Ola smiled through her plum mouth at the memory. If she behaved like Souraya, she could have taken off work for months after each visit with Thomas. Maybe even for a year or two. Sell one of her places; it would be easy. But Ola was always worried that she didn’t have enough, that if things were bad she would run out. It felt like she was always being chased, but one day, she knew that one day she would stop running and live. Live even better than she was living now.

She threw a lock of her curly hair over her shoulder and pouted at her reflection. Daddy O wanted to have lunch out instead of in one of his houses, and she was dressed reasonably conservatively for it, going for a bit more of a business look. Not that it really mattered what she wore, anyone seeing him out with a beautiful girl would wonder about his motives. She was surprised he was risking it after the scandal just a few months ago. He seemed to have changed his plans suddenly, texting her that one of his drivers would be coming to pick her up. It was a curt text, so Ola didn’t ask any questions. When the car arrived, she threw a silk scarf around her shoulders and hurried down. She was driven to one of her favorite restaurants, an Italian place with lovely lighting.

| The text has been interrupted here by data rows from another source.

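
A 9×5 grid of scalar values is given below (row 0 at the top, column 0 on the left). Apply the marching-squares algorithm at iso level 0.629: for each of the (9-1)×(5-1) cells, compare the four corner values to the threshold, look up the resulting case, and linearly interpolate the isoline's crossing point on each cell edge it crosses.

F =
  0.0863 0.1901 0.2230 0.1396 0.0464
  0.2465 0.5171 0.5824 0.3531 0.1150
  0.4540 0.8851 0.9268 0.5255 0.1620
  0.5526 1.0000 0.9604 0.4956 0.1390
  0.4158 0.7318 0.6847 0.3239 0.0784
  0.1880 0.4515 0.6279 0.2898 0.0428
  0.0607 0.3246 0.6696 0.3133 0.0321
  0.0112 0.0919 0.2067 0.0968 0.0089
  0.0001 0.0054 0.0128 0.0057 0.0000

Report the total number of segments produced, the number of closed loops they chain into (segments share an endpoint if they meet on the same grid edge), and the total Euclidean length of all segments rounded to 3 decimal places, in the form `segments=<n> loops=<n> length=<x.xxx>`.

segments=14 loops=2 length=12.269

cell (1,0): code 0100 → (1.304,1.000)–(2.000,0.406)
cell (1,1): code 1100 → (1.135,2.000)–(1.304,1.000)
cell (1,2): code 1000 → (2.000,2.742)–(1.135,2.000)
cell (2,0): code 0110 → (2.000,0.406)–(3.000,0.171)
cell (2,2): code 1001 → (3.000,2.713)–(2.000,2.742)
cell (3,0): code 0110 → (3.000,0.171)–(4.000,0.675)
cell (3,2): code 1001 → (4.000,2.154)–(3.000,2.713)
cell (4,0): code 0010 → (4.000,0.675)–(4.367,1.000)
cell (4,1): code 0011 → (4.367,1.000)–(4.981,2.000)
cell (4,2): code 0001 → (4.981,2.000)–(4.000,2.154)
cell (5,1): code 0100 → (5.026,2.000)–(6.000,1.882)
cell (5,2): code 1000 → (6.000,2.114)–(5.026,2.000)
cell (6,1): code 0010 → (6.000,1.882)–(6.088,2.000)
cell (6,2): code 0001 → (6.088,2.000)–(6.000,2.114)
total: 14 segments, chained into 2 closed loop(s), length Σ = 12.269437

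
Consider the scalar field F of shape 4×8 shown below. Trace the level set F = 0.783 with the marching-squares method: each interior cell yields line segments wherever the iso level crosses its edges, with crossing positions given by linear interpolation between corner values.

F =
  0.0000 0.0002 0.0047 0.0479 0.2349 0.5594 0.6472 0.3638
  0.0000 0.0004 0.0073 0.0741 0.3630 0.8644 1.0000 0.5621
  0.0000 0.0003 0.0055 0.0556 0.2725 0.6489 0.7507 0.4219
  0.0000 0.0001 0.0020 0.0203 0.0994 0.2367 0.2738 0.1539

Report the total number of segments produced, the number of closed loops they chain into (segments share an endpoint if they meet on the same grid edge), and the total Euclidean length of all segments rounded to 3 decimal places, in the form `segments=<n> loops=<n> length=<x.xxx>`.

cell (0,4): code 0100 → (0.733,5.000)–(1.000,4.838)
cell (0,5): code 1100 → (0.385,6.000)–(0.733,5.000)
cell (0,6): code 1000 → (1.000,6.496)–(0.385,6.000)
cell (1,4): code 0010 → (1.000,4.838)–(1.378,5.000)
cell (1,5): code 0011 → (1.378,5.000)–(1.870,6.000)
cell (1,6): code 0001 → (1.870,6.000)–(1.000,6.496)
total: 6 segments, chained into 1 closed loop(s), length Σ = 4.688679

segments=6 loops=1 length=4.689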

Ola walked in, already arranging her face into her most welcoming smile for Okinosho, but she faltered when she saw there was already someone sitting at the table with him. A girl around her own age, with long highlighted hair and, even Ola had to admit, a gorgeously done nude lip. She was wearing glasses that had translucent pink frames, turning over a menu in her hands as she looked through it.

“You’ve brought me a surprise,” Ola remarked as she came up to the table, and the girl’s eyes darted up. The pastor levered the tall bulk of his frame out of his chair to welcome Ola, squeezing her arm with a little more pressure than was necessary.

“Ah, you’ve arrived, my dear,” he said, brushing his cheek against hers. There was a subtle warning in his voice. “This is my goddaughter, Ijendu.” He gestured to the girl and Ola extended her hand across the table.

“It’s a pleasure,” she lied. “I didn’t know you were joining us for lunch.”

Okinosho pulled her chair out for her and Ola sat down, leaving the faint quizzical smile on her face.

“That’s my fault,” he said. “Ijendu wanted to talk to me about some of her business ideas and I mentioned I had to run out to lunch with one of my mentees. Once she found out you work in fashion, well, I couldn’t keep her away.”

Ijendu smiled at Ola warmly. “You look every bit as glamorous as I thought you would. I’m so glad I get to meet you.”

Ola didn’t look at Okinosho in case he saw how irritated she was. “Glad to meet you too.”